401. Telegram From Secretary of State Herter to the Department of State0

Cahto 126. For the President from the Secretary. I have just returned from a very brief private Foreign Ministers’ Conference at which Gromyko was asked to comment on our paper given him last night.1 He [Page 912] said that he would only make a few preliminary remarks but that he would be prepared to go into further detail tomorrow.

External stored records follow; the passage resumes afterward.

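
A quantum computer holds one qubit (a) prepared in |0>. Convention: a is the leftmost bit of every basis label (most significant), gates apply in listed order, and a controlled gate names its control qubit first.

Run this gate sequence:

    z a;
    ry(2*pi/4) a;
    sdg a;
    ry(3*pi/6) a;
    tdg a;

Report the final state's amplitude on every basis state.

The final amplitudes are 1/2 + I/2 on |0>, (-1 + I)*exp(3*I*pi/4)/2 on |1>.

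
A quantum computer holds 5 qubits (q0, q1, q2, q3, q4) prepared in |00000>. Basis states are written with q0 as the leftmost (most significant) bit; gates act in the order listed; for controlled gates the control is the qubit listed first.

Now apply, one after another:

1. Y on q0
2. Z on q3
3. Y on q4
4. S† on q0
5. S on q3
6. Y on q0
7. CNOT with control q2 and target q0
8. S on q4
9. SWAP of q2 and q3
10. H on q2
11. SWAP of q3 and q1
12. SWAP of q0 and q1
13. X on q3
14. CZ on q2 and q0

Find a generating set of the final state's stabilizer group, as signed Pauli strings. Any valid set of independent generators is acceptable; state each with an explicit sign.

The stabilizer group can be generated by +IIXII, +ZIIII, +IZIII, -IIIZI, -IIIIZ, among other valid generating sets.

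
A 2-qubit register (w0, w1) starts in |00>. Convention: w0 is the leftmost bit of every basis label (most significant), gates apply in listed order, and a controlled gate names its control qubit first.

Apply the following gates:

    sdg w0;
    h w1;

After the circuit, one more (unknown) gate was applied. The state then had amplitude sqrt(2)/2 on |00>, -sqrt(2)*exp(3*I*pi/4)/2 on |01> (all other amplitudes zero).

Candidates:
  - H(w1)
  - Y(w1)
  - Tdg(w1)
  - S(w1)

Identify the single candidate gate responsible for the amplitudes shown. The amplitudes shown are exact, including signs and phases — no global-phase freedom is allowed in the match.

It was Tdg(w1) that produced the state shown.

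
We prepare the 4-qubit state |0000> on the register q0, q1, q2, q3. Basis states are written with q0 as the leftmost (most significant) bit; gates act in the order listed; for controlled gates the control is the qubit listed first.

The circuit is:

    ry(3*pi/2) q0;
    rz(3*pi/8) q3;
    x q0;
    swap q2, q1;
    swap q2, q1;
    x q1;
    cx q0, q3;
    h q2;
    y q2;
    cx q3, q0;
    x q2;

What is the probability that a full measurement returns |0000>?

The probability of measuring |0000> is 0. Key observation: steps 4-5 multiply out to the identity, so the circuit reduces to the remaining gates.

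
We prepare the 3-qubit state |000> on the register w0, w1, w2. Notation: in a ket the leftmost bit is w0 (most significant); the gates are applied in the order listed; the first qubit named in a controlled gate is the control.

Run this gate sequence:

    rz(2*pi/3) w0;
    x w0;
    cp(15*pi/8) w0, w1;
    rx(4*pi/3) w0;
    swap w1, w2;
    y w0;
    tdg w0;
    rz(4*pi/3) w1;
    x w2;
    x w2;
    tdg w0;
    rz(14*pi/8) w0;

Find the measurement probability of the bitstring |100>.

A full measurement returns |100> with probability 3/4. Key observation: gates 9-10 undo each other exactly, leaving only the rest of the circuit to track.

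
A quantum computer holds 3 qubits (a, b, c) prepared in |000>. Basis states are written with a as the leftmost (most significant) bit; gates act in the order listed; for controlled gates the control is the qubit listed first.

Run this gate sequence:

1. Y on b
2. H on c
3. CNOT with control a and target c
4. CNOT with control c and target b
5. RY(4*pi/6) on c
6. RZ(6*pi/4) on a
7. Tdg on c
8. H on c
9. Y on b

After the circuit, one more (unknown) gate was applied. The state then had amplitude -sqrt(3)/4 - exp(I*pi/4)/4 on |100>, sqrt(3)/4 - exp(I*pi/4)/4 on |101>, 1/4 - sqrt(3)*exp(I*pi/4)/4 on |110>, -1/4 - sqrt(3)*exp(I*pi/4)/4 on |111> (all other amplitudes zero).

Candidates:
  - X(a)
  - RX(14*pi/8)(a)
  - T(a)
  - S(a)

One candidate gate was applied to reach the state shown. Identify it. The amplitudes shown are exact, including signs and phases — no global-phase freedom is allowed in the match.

The applied gate was X(a).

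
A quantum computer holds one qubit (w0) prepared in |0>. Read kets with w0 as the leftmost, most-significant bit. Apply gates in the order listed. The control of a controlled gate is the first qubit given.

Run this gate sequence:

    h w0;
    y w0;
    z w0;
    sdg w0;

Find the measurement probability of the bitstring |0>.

Outcome |0> occurs with probability 1/2.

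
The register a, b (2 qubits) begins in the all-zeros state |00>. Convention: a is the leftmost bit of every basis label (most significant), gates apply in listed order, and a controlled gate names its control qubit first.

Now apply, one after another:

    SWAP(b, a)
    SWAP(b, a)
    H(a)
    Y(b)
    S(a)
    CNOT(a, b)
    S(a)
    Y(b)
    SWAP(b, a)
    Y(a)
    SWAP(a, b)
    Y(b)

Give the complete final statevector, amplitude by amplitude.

The final amplitudes are sqrt(2)/2 on |00>, 0 on |01>, 0 on |10>, sqrt(2)/2 on |11>.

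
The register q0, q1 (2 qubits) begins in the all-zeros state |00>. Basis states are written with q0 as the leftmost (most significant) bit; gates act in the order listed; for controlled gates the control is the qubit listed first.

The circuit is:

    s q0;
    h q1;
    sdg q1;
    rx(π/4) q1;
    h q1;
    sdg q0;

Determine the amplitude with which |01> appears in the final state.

The final state's coefficient on |01> equals (1 - I)*(-sqrt(2 - sqrt(2)) + I*sqrt(sqrt(2) + 2))/4.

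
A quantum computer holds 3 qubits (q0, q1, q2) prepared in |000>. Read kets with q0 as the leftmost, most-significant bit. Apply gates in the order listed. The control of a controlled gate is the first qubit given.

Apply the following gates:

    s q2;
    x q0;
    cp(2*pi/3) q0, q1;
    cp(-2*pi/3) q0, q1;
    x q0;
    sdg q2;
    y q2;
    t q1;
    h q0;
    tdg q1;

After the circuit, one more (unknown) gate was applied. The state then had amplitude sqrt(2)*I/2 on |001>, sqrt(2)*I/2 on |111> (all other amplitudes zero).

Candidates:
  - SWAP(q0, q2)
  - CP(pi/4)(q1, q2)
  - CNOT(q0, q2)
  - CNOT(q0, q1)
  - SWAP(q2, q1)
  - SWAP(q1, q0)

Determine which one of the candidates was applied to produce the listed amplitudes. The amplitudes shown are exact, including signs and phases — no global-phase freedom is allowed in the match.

The applied gate was CNOT(q0, q1). Key observation: the block from step 1 through step 6 cancels to the identity and can be dropped.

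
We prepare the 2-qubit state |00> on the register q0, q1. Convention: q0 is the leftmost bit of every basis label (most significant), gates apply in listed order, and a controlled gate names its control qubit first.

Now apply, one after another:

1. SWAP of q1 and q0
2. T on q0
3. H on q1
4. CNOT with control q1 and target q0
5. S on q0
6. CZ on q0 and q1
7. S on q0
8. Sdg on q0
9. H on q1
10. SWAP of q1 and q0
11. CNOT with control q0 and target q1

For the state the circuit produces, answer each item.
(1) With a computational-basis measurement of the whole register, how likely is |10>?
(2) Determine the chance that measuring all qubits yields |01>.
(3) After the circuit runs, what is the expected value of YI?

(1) The probability of measuring |10> is 1/4. Key observation: the block from step 7 through step 8 cancels to the identity and can be dropped.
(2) Outcome |01> occurs with probability 1/4.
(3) The expectation value of YI is 1.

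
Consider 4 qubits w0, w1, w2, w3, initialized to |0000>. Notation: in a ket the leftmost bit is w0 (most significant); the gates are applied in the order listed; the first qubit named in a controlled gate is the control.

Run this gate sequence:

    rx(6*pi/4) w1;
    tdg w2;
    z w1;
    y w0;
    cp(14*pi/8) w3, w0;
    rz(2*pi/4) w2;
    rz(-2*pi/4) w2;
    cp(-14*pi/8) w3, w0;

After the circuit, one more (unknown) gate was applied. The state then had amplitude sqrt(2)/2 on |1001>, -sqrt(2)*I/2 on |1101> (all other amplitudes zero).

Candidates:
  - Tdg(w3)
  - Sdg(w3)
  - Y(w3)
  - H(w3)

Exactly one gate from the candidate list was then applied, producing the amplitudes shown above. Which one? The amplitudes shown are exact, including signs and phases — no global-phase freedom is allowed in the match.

The applied gate was Y(w3). Key observation: steps 5-8 multiply out to the identity, so the circuit reduces to the remaining gates.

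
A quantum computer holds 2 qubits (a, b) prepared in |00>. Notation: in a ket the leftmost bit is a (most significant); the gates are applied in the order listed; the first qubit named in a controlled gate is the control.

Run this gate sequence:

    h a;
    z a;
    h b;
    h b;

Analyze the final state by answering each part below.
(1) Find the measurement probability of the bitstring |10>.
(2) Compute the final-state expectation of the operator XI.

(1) A full measurement returns |10> with probability 1/2.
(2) In the final state, XI has expectation -1.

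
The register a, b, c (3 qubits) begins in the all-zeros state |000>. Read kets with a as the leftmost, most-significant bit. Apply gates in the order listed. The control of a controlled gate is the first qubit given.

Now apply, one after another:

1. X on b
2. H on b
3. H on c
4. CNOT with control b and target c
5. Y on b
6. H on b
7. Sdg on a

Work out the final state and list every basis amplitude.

The final amplitudes are sqrt(2)*I/2 on |000>, sqrt(2)*I/2 on |001>, and 0 on every other basis state.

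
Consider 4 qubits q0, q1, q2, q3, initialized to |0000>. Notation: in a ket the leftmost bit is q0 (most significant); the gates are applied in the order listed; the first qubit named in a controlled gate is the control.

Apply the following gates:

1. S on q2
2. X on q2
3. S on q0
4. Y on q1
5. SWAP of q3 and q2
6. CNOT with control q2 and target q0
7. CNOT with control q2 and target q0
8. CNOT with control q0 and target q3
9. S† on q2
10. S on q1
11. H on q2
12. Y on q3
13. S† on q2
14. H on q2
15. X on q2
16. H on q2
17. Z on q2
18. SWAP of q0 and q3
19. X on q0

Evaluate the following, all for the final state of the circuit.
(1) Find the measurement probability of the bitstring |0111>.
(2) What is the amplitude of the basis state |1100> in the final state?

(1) The probability of measuring |0111> is 0. Key observation: gates 14-17 undo each other exactly, leaving only the rest of the circuit to track.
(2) |1100> carries amplitude sqrt(2)*I/2 in the final state.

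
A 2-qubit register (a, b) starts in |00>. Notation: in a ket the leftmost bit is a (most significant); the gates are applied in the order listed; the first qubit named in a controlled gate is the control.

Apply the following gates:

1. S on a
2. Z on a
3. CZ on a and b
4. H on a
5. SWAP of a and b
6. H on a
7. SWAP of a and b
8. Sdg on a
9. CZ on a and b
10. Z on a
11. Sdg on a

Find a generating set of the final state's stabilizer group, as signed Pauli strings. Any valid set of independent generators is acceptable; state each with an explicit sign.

The final state is stabilized by the group generated by +XZ, +ZX; other independent generating sets are equally valid.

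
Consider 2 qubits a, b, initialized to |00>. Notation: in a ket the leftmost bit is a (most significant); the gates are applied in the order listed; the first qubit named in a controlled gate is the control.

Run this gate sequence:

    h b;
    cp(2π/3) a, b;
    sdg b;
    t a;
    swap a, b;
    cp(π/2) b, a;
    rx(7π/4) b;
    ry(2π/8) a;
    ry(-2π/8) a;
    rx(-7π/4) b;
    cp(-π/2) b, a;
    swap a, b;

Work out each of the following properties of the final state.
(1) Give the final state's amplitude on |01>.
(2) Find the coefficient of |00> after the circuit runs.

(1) The amplitude on |01> is -sqrt(2)*I/2. Key observation: the block from step 5 through step 12 cancels to the identity and can be dropped.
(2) The amplitude on |00> is sqrt(2)/2.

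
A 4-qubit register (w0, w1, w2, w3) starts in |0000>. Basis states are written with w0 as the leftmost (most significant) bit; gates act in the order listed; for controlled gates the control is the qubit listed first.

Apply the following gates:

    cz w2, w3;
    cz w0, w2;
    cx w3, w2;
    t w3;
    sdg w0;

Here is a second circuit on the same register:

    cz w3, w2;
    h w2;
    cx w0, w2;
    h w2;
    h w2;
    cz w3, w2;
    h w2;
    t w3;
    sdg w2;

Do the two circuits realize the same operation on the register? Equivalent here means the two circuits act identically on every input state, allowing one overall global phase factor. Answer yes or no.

No: there is an input state on which the two circuits produce genuinely different outputs (not merely differing by a phase).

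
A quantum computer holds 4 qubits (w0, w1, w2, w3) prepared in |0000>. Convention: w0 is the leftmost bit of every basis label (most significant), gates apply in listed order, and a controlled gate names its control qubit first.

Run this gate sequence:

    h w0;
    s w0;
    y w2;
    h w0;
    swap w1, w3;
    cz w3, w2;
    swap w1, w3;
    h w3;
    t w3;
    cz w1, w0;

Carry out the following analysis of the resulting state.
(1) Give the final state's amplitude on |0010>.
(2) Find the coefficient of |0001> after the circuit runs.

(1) |0010> carries amplitude sqrt(2)*(-1 + I)/4 in the final state.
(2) |0001> carries amplitude 0 in the final state.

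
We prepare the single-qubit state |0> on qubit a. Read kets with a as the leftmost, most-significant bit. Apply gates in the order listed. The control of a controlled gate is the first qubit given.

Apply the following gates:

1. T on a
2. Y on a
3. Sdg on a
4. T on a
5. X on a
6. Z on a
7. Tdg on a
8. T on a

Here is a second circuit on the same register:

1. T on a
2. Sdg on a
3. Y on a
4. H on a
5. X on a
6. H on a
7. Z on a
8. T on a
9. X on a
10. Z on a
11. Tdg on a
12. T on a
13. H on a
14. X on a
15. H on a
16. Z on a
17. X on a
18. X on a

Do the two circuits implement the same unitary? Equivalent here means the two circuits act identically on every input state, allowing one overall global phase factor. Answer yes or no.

No — the two circuits implement different unitaries, even allowing a global phase.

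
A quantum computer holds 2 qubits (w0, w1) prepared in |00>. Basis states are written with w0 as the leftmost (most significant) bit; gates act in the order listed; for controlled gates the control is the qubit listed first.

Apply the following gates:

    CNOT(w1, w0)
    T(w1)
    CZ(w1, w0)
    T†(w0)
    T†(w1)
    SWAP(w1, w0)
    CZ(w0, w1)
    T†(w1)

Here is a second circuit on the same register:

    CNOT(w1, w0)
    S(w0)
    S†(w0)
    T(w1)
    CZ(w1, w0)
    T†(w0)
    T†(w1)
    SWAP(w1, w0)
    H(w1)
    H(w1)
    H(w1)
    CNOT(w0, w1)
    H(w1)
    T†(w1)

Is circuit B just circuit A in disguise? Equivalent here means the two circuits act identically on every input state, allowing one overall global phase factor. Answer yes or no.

Yes: on every input state the two circuits agree up to one overall phase factor.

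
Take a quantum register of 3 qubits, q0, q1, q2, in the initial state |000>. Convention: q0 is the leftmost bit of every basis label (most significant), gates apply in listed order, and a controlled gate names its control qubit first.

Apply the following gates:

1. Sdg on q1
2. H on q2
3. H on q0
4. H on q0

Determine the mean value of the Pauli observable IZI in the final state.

In the final state, IZI has expectation 1. Key observation: steps 3-4 multiply out to the identity, so the circuit reduces to the remaining gates.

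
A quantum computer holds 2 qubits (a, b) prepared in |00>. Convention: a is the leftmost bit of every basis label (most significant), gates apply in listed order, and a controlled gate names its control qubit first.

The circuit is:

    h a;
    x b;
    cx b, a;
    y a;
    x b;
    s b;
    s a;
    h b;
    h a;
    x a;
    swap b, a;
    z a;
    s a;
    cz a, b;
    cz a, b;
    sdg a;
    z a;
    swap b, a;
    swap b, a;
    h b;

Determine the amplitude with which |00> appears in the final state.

|00> carries amplitude -I/2 in the final state. Key observation: the block from step 11 through step 18 cancels to the identity and can be dropped.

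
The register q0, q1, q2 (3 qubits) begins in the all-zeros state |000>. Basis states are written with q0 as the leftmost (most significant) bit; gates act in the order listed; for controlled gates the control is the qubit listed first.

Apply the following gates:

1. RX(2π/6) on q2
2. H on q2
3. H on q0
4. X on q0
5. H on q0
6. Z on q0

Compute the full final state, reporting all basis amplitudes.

The final amplitudes are sqrt(6)/4 - sqrt(2)*I/4 on |000>, sqrt(6)/4 + sqrt(2)*I/4 on |001>, and 0 on every other basis state. Key observation: steps 3-6 multiply out to the identity, so the circuit reduces to the remaining gates.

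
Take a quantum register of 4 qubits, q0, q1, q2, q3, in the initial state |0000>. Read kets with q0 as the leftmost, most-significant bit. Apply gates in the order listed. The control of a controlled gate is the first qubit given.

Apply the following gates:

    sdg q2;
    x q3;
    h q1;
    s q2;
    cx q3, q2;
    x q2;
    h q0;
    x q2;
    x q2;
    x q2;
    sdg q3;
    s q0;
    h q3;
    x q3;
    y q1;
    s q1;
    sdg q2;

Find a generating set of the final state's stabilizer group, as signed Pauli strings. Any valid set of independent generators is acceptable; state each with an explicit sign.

One valid set of independent stabilizer generators is +YIII, -IYII, -IIIX, -IIZI (any independent generating set of the same group is equally correct). Key observation: steps 8-9 multiply out to the identity, so the circuit reduces to the remaining gates.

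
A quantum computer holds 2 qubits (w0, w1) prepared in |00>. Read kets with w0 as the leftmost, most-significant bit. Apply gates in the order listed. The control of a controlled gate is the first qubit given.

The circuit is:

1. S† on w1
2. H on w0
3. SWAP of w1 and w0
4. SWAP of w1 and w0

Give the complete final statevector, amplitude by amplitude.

After the circuit, the state carries amplitude sqrt(2)/2 on |00>, 0 on |01>, sqrt(2)/2 on |10>, 0 on |11>. Key observation: steps 3-4 multiply out to the identity, so the circuit reduces to the remaining gates.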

His preliminary remarks covered only two points: 1) That there seemed little new in our proposals and that we and the Soviets had had different approaches to the Berlin problem; 2) That in his view symbolic troops in Berlin would be in the number of 3,500 to 4,000. I suggested we meet tomorrow morning but he asked for the afternoon.

Just prior to the meeting, Zorin had been optimistic in talking to the press as to possibilities of agreement based on our proposals. The previous night, Malik, a member of the Soviet Delegation, had been most pessimistic.2 We do not know which position is correct, but at least it looks as if your letter to Khrushchev was leading to new instructions. Your press comments3 as so far received here are most helpful.

Faithfully, signed: Chris.

  1. Source: Department of State, Central Files, 110.11–HE/6–1759. Secret; Niact.
  2. The meeting took place at 3:30 p.m. A detailed four-page memorandum of the conversation at the meeting, US/MC/109, is ibid., Conference Files: Lot 64 D 560, CF 1340. For text of the paper, see Foreign Ministers Meeting, pp. 312–313 or Cmd. 868, pp. 237–238.
  3. A memorandum of the Western Foreign Ministers meeting at 11:30 a.m., at which Rumbold reported Malik’s pessimism when presented with the Western paper, US/MC/106, is in Department of State, Conference Files: Lot 64 D 560, CF 1340.
  4. For a transcript of the President’s press conference at 10:30 a.m. on June 17, see Public Papers of the Presidents of the United States: Dwight D. Eisenhower, 1959, pp. 460–470.